Gedung Mahkamah Agung (MA). Foto: Media Indonesia/Bary Fatahilah.

Petani Sawit Desak MA Batalkan PP Nomor 45 Tahun 2025

Fachri Audhia Hafiez • 20 January 2026 18:08

Jakarta: Ribuan petani sawit rakyat dari berbagai daerah mendesak Mahkamah Agung (MA) untuk mengabulkan gugatan uji materiil terhadap Peraturan Pemerintah (PP) Nomor 45 Tahun 2024. Kebijakan tersebut dinilai menjadi ancaman serius bagi keberlangsungan hidup petani kecil dan berpotensi memicu lonjakan angka kemiskinan serta pengangguran di wilayah pedesaan.

“Di kecamatan kami saja, Silat Hilir, sedikitnya 600 petani terdampak akibat klaim kawasan hutan terhadap lahan yang telah lama mereka kelola.
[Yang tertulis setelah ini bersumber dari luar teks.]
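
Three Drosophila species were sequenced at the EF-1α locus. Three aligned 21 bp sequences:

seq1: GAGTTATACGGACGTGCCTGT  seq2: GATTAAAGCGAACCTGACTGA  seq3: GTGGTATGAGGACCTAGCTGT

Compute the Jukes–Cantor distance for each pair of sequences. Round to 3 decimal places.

d(seq1,seq2) = 0.532, d(seq1,seq3) = 0.441, d(seq2,seq3) = 0.756

seq1–seq2: 8/21 sites differ → p ≈ 0.380952, d = −0.75 ln(1 − 0.507936) = 0.531860 ≈ 0.532.
seq1–seq3: 7/21 sites differ → p ≈ 0.333333, d = −0.75 ln(1 − 0.444444) = 0.440839 ≈ 0.441.
seq2–seq3: 10/21 sites differ → p ≈ 0.47619, d = −0.75 ln(1 − 0.63492) = 0.755729 ≈ 0.756.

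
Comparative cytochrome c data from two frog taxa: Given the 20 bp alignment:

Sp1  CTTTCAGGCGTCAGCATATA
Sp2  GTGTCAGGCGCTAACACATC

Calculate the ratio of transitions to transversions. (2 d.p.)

Transitions are A↔G and C↔T; transversions are all other mismatches.
Transitions: 4. Transversions: 3.
R = 4/3 = 1.333333… ≈ 1.33 (to 2 d.p.).

1.33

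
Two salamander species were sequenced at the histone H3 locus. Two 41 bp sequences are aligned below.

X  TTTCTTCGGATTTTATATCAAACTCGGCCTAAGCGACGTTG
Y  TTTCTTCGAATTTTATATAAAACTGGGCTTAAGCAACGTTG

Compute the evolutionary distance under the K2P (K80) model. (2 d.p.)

Of 41 sites, 3 differences are transitions and 2 are transversions, so P = 3/41 ≈ 0.073171 and Q = 2/41 ≈ 0.04878.
Under the Kimura two-parameter model, d = −½ ln(1 − 2P − Q) − ¼ ln(1 − 2Q).
1 − 2P − Q = 0.804878, giving −½ ln(0.804878) = 0.108532.
1 − 2Q = 0.90244, giving −¼ ln(0.90244) = 0.025663.
d = 0.108532 + 0.025663 = 0.134195.

0.13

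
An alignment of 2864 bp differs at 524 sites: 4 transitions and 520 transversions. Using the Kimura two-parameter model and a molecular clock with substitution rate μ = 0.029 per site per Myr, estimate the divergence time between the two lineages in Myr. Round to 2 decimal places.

P = 4/2864 ≈ 0.001397 and Q = 520/2864 ≈ 0.181564.
Under the Kimura two-parameter model, d = −½ ln(1 − 2P − Q) − ¼ ln(1 − 2Q).
1 − 2P − Q = 0.815642, giving −½ ln(0.815642) = 0.101890.
1 − 2Q = 0.636872, giving −¼ ln(0.636872) = 0.112797.
d = 0.101890 + 0.112797 = 0.214687.
Under a molecular clock d = 2μt, so t = d/(2μ) = 0.214687 / (2 × 0.029) = 3.70 Myr.

3.70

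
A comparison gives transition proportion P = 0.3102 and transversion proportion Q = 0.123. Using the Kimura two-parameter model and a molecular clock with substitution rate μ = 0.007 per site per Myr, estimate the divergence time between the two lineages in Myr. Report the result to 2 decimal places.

Under the Kimura two-parameter model, d = −½ ln(1 − 2P − Q) − ¼ ln(1 − 2Q).
1 − 2P − Q = 0.2566, giving −½ ln(0.2566) = 0.680118.
1 − 2Q = 0.754, giving −¼ ln(0.754) = 0.070591.
d = 0.680118 + 0.070591 = 0.750709.
Under a molecular clock d = 2μt, so t = d/(2μ) = 0.750709 / (2 × 0.007) = 53.62 Myr.

53.62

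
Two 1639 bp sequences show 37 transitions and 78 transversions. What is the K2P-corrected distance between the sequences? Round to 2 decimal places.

0.07

P = 37/1639 ≈ 0.022575 and Q = 78/1639 ≈ 0.04759.
Under the Kimura two-parameter model, d = −½ ln(1 − 2P − Q) − ¼ ln(1 − 2Q).
1 − 2P − Q = 0.90726, giving −½ ln(0.90726) = 0.048663.
1 − 2Q = 0.90482, giving −¼ ln(0.90482) = 0.025005.
d = 0.048663 + 0.025005 = 0.073668.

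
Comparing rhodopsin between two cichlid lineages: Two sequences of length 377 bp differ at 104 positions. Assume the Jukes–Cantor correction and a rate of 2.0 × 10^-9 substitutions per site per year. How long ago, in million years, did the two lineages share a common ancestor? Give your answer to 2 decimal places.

p = 104/377 ≈ 0.275862.
d = −(3/4) ln(1 − 4p/3) = −0.75 ln(1 − 0.367816) = −0.75 ln(0.632184)
  = −0.75 × (-0.458575) = 0.343931 substitutions/site.
Under a molecular clock d = 2μt, so t = d/(2μ) = 0.343931 / (2 × 2.0 × 10^-9) = 85.98 million years.

85.98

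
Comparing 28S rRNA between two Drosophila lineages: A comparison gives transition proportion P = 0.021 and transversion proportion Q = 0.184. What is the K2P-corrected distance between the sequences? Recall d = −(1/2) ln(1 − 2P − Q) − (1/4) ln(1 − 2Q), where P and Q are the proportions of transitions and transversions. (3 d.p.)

Under the Kimura two-parameter model, d = −½ ln(1 − 2P − Q) − ¼ ln(1 − 2Q).
1 − 2P − Q = 0.774, giving −½ ln(0.774) = 0.128092.
1 − 2Q = 0.632, giving −¼ ln(0.632) = 0.114716.
d = 0.128092 + 0.114716 = 0.242808.

0.243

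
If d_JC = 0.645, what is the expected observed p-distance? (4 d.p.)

0.4326

p = (3/4)(1 − e^(−4d/3)) = 0.75 × (1 − e^(-0.86)) = 0.75 × (1 − 0.423162) = 0.432629.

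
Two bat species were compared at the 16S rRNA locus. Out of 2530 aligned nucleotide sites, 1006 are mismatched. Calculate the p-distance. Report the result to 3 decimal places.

p = 1006/2530 = 0.397628… ≈ 0.398 (to 3 d.p.).

0.398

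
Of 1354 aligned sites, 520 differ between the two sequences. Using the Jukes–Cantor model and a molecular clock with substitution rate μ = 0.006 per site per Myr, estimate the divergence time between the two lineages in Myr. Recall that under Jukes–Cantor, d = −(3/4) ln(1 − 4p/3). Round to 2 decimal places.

44.85

p = 520/1354 ≈ 0.384047.
d = −(3/4) ln(1 − 4p/3) = −0.75 ln(1 − 0.512063) = −0.75 ln(0.487937)
  = −0.75 × (-0.717569) = 0.538177 substitutions/site.
Under a molecular clock d = 2μt, so t = d/(2μ) = 0.538177 / (2 × 0.006) = 44.85 Myr.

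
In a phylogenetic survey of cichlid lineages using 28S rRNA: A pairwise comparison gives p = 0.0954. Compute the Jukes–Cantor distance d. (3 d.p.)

0.102

d = −(3/4) ln(1 − 4p/3) = −0.75 ln(1 − 0.1272) = −0.75 ln(0.8728)
  = −0.75 × (-0.136049) = 0.102037 substitutions/site.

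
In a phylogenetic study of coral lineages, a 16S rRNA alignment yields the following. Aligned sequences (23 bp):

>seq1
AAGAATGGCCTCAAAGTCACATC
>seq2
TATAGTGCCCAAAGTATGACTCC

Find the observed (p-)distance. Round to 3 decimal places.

0.522

The sequences differ at 12 of 23 positions.
p = 12/23 = 0.521739… ≈ 0.522 (to 3 d.p.).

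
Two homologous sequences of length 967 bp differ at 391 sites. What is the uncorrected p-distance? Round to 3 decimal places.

0.404

p = 391/967 = 0.404343… ≈ 0.404 (to 3 d.p.).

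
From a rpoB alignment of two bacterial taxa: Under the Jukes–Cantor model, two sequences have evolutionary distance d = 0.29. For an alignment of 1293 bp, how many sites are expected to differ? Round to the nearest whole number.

311

Invert JC69: p = (3/4)(1 − e^(−4d/3)) = 0.75 × (1 − e^(-0.386667)) = 0.75 × (1 − 0.679317) = 0.240512.
Expected differing sites = pL ≈ 0.240512 × 1293 = 310.982016 ≈ 311.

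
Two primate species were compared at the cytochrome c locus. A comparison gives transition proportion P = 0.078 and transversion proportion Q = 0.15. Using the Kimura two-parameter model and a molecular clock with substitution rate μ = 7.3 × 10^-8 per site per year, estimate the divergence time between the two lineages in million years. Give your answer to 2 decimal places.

Under the Kimura two-parameter model, d = −½ ln(1 − 2P − Q) − ¼ ln(1 − 2Q).
1 − 2P − Q = 0.694, giving −½ ln(0.694) = 0.182642.
1 − 2Q = 0.7, giving −¼ ln(0.7) = 0.089169.
d = 0.182642 + 0.089169 = 0.271811.
Under a molecular clock d = 2μt, so t = d/(2μ) = 0.271811 / (2 × 7.3 × 10^-8) = 1.86 million years.

1.86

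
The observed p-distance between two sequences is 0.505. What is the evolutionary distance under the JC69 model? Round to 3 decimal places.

0.839

d = −(3/4) ln(1 − 4p/3) = −0.75 ln(1 − 0.673333) = −0.75 ln(0.326667)
  = −0.75 × (-1.118814) = 0.839111 substitutions/site.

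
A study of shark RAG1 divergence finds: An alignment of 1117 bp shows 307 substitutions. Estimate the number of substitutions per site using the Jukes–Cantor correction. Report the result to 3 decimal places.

p = 307/1117 ≈ 0.274843.
d = −(3/4) ln(1 − 4p/3) = −0.75 ln(1 − 0.366457) = −0.75 ln(0.633543)
  = −0.75 × (-0.456427) = 0.342320 substitutions/site.

0.342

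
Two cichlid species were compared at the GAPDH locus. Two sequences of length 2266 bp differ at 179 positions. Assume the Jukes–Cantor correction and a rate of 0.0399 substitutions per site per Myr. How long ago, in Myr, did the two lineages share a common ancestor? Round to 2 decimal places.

1.05

p = 179/2266 ≈ 0.078994.
d = −(3/4) ln(1 − 4p/3) = −0.75 ln(1 − 0.105325) = −0.75 ln(0.894675)
  = −0.75 × (-0.111295) = 0.083471 substitutions/site.
Under a molecular clock d = 2μt, so t = d/(2μ) = 0.083471 / (2 × 0.0399) = 1.05 Myr.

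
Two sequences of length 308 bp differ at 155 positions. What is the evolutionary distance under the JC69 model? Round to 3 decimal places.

0.834

p = 155/308 ≈ 0.503247.
d = −(3/4) ln(1 − 4p/3) = −0.75 ln(1 − 0.670996) = −0.75 ln(0.329004)
  = −0.75 × (-1.111685) = 0.833764 substitutions/site.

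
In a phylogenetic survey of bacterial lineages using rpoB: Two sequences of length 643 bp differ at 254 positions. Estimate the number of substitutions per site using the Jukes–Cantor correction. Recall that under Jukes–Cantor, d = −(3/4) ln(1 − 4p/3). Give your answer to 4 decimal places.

p = 254/643 ≈ 0.395023.
d = −(3/4) ln(1 − 4p/3) = −0.75 ln(1 − 0.526697) = −0.75 ln(0.473303)
  = −0.75 × (-0.748020) = 0.561015 substitutions/site.

0.5610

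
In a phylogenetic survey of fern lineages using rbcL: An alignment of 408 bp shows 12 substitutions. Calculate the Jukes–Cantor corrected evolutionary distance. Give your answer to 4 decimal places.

0.0300

p = 12/408 ≈ 0.029412.
d = −(3/4) ln(1 − 4p/3) = −0.75 ln(1 − 0.039216) = −0.75 ln(0.960784)
  = −0.75 × (-0.040006) = 0.030005 substitutions/site.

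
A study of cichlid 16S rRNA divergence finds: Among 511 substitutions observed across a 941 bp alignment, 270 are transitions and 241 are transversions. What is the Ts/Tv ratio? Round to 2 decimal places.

R = 270/241 = 1.120331… ≈ 1.12 (to 2 d.p.).

1.12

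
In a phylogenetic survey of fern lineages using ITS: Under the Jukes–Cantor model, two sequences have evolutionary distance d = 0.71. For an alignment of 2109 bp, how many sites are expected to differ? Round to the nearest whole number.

968

Invert JC69: p = (3/4)(1 − e^(−4d/3)) = 0.75 × (1 − e^(-0.946667)) = 0.75 × (1 − 0.388032) = 0.458976.
Expected differing sites = pL ≈ 0.458976 × 2109 = 967.980384 ≈ 968.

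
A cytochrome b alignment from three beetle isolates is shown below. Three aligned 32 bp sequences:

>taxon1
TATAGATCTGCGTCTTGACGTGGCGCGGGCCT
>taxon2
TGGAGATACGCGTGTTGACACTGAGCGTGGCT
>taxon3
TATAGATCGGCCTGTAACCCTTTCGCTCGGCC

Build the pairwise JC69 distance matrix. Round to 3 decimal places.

taxon1–taxon2: 11/32 sites differ → p = 0.34375, d = −0.75 ln(1 − 0.458333) = 0.459828 ≈ 0.460.
taxon1–taxon3: 13/32 sites differ → p = 0.40625, d = −0.75 ln(1 − 0.541667) = 0.585119 ≈ 0.585.
taxon2–taxon3: 15/32 sites differ → p = 0.46875, d = −0.75 ln(1 − 0.625) = 0.735622 ≈ 0.736.

d(taxon1,taxon2) = 0.460, d(taxon1,taxon3) = 0.585, d(taxon2,taxon3) = 0.736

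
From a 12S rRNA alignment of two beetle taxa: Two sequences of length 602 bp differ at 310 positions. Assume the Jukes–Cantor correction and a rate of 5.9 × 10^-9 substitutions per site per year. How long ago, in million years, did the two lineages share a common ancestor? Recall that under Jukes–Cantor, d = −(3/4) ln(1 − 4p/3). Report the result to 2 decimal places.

73.75

p = 310/602 ≈ 0.51495.
d = −(3/4) ln(1 − 4p/3) = −0.75 ln(1 − 0.6866) = −0.75 ln(0.3134)
  = −0.75 × (-1.160275) = 0.870206 substitutions/site.
Under a molecular clock d = 2μt, so t = d/(2μ) = 0.870206 / (2 × 5.9 × 10^-9) = 73.75 million years.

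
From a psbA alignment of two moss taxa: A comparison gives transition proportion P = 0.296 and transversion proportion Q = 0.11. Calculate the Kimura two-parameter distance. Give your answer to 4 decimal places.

0.6674

Under the Kimura two-parameter model, d = −½ ln(1 − 2P − Q) − ¼ ln(1 − 2Q).
1 − 2P − Q = 0.298, giving −½ ln(0.298) = 0.605331.
1 − 2Q = 0.78, giving −¼ ln(0.78) = 0.062115.
d = 0.605331 + 0.062115 = 0.667446.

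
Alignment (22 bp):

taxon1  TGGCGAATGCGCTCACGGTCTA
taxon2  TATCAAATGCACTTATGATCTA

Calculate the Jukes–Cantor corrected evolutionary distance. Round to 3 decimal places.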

Di seluruh Indonesia ada ratusan ribu keluarga petani sawit kecil seperti kami,” ujar perwakilan petani asal Kapuas Hulu, Edi Sabirin, di Jakarta, Selasa, 20 Januari 2026.
 


Edi mengungkapkan, sekitar 1.600 hektare lahan milik petani kini diklaim sebagai kawasan hutan dan masuk dalam rencana penertiban oleh Satgas Penertiban Kawasan Hutan (PKH). Kondisi ini menurutnya sangat memukul psikologis warga yang selama ini menggantungkan hidup dari perkebunan sawit.

“Moral dan mental kami terganggu. Lebih dari 600 keluarga terancam kehilangan mata pencaharian. Kami berharap negara melihat masalah ini dengan serius,” tambah Edi.


Ribuan petani sawit rakyat dari berbagai daerah mendesak MA untuk mengabulkan gugatan uji materiil terhadap Peraturan Pemerintah (PP) Nomor 45 Tahun 2024. Foto: Dok. Istimewa. 

Senada dengan Edi, Serikat Petani Kelapa Sawit (SPKS) menilai aturan tersebut tidak mencerminkan keadilan agraria. Ketua Umum SPKS Sabarudin menegaskan bahwa pengenaan denda sebesar Rp45 juta per hektare bagi lahan yang diklaim masuk kawasan hutan adalah bentuk ketidakadilan nyata bagi petani kecil.

“Ini bukan hanya soal sawit rakyat, tetapi juga soal kehidupan petani kecil. Jika petani kecil terpukul, maka rantai industri sawit dari hulu hingga hilir tentu akan ikut terdampak,” tegas Sabarudin.

SPKS berharap MA dapat memberikan putusan yang berpihak pada rakyat kecil, sejalan dengan visi pemerintahan Presiden Prabowo Subianto yang mengedepankan kesejahteraan rakyat. Gugatan ini dianggap sebagai ujian penting bagi kepastian hukum dan perlindungan hak-hak petani sawit di Indonesia.